Santa Ana detectives search for suspect in kidnapping attempt

Police said a woman escaped after a man grabbed her near her workplace and fled in a dark blue van with white lettering.

SANTA ANA, CA — Santa Ana police are investigating an attempted kidnapping after a 21-year-old woman said a man grabbed her as she arrived for work Tuesday morning on East 6th Street, leaving her injured before she broke free and ran across a parking lot.

The case drew quick attention because it happened in daylight, near a workplace, and left investigators trying to pin down how closely the suspect may have known the victim’s routine. Santa Ana police have confirmed detectives are handling the case and have publicly described the getaway vehicle as a dark blue van with white lettering. No arrest had been publicly announced by late Friday, leaving questions about the suspect’s identity, whether he had help and whether the woman had been watched before the attack.

According to television reporting and accounts shared by the woman’s family, the attempted abduction happened about 7:45 a.m. Tuesday as she walked toward work in the East 6th Street area. Her brother, identified publicly only as Harry, said she called him moments later in panic. “She called me just screaming on the phone,” Harry said in an interview broadcast by FOX 11, adding that the only clear words he could make out were, “He grabbed me.” Surveillance video described in those reports showed the woman sprinting across a parking lot just after the struggle. Harry said relatives rushed to her and found her shaken, scratched and in pain. He said one arm had swollen badly, suggesting the attacker had grabbed her with force before she managed to pull away and run.

Police have released only a limited public account, and some early details in media reports have not matched exactly. One report circulating on social media described two men and a blue van leaving the area. But Officer Natalie Garcia of the Santa Ana Police Department told FOX 11 that investigators, “as of right now,” believe one person was involved. Garcia said the suspect got into a dark blue van with white lettering and fled. An AOL item that summarized the case described the vehicle more specifically as a blue Ford Econoline with black rims and white lettering on both sides, though Santa Ana police had not publicly confirmed that fuller description in the material reviewed Friday. Investigators also had not publicly said whether the victim and suspect knew one another, whether the woman was specifically targeted, or whether detectives had recovered a license plate number from video.
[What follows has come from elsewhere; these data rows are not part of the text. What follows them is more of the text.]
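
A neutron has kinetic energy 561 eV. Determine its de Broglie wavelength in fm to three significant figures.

KE = 561 eV = 8.987 × 10⁻¹⁷ J.
p = √(2mKE) = √(2 × 1.675 × 10⁻²⁷ × 8.987 × 10⁻¹⁷) = 5.487 × 10⁻²² kg·m/s.
λ = h/p = 6.626 × 10⁻³⁴ / 5.487 × 10⁻²² = 1.21 × 10⁻¹² m = 1210 fm.

λ = 1210 fm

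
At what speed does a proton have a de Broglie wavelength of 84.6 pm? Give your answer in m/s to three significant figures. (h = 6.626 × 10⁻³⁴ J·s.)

p = h/λ = 6.626 × 10⁻³⁴ / 8.460 × 10⁻¹¹ = 7.832 × 10⁻²⁴ kg·m/s.
v = p/m = 7.832 × 10⁻²⁴ / 1.673 × 10⁻²⁷ = 4.68 × 10³ m/s = 4680 m/s.

v = 4680 m/s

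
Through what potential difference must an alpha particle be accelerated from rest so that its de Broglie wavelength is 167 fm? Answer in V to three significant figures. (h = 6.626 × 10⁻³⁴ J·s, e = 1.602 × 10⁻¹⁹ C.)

V = 3700 V

p = h/λ = 6.626 × 10⁻³⁴ / 1.670 × 10⁻¹³ = 3.968 × 10⁻²¹ kg·m/s.
KE = p²/(2m) = 1.185 × 10⁻¹⁵ J.
V = KE/2e = 1.185 × 10⁻¹⁵ / (2 × 1.602 × 10⁻¹⁹) = 3700 V.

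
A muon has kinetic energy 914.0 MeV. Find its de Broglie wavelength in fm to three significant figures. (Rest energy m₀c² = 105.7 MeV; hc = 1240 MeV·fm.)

Total energy E = KE + m₀c² = 914.0 + 105.7 = 1019.7 MeV.
(pc)² = E² − (m₀c²)² = (1019.7)² − (105.7)² = 1.029 × 10⁶ MeV², so pc = 1014 MeV.
λ = hc/(pc) = 1240 MeV·fm / 1014 MeV = 1.22 fm.

λ = 1.22 fm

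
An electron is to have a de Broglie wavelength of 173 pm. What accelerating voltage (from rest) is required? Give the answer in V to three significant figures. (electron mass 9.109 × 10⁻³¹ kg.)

p = h/λ = 6.626 × 10⁻³⁴ / 1.730 × 10⁻¹⁰ = 3.830 × 10⁻²⁴ kg·m/s.
KE = p²/(2m) = 8.052 × 10⁻¹⁸ J.
V = KE/e = 8.052 × 10⁻¹⁸ / (1.602 × 10⁻¹⁹) = 50.3 V.

V = 50.3 V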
The location matters in part because the attack appears to have happened during the ordinary rush of a workday, not in an isolated late-night setting. The woman’s brother said he believed the suspect may have known her daily routine and planned the attack around her arrival time. That remains an assertion from family, not a confirmed police finding, but it points to one of the central questions in the case: whether detectives are dealing with a random attempted kidnapping or a suspect who had watched the victim before Tuesday morning. Santa Ana’s police reporting system tracks kidnapping and abduction offenses in its crime data, and the department treats attempts as serious violent offenses with possible long-term effects on victims. The city also notes in its victim-services information that kidnapping is among the qualifying crimes that can trigger formal assistance processes for victims who help law enforcement.

As of Friday, police had publicly taken only the early procedural steps that usually define the first phase of an investigation: confirm the incident, assign detectives, identify the suspected getaway vehicle and ask for information from the public. Authorities had not announced charges, named a suspect or set any court date tied to the case. That means the investigation appears to remain at the evidence-gathering stage, with detectives likely working through surveillance footage, witness interviews and any business cameras that may have recorded the van’s path in or out of the area. If investigators identify a suspect, the next public milestones would most likely be an arrest announcement, a booking record and then a filing decision by the Orange County District Attorney’s Office. If no suspect is found quickly, police may release more detailed images of the van or a broader timeline of the attack.

The few public voices in the case have centered less on mystery than on the human shock left behind. Harry said his sister was “terrified” and staying home after the attack, a detail that underscored how abruptly an ordinary work morning turned into a violent encounter. The surveillance clip described in local coverage appears brief, but its value may be high because it anchors the family’s account in a visible moment of escape. For investigators, even a short video can help establish where the struggle began, how long it lasted and whether the suspect acted alone. For the victim’s family, it serves a different purpose: proof that she fought back and got away. Police have not said whether she required hospital treatment, but family descriptions of scratches, swelling and severe distress make clear that the encounter did not end when the suspect drove off.

The case stood Friday as an active attempted kidnapping investigation with detectives still searching for the man who police say fled in a dark blue van with white lettering. The next major development is likely to be either the release of additional suspect information or an arrest announcement from Santa Ana police.

Author note: Last updated April 10, 2026.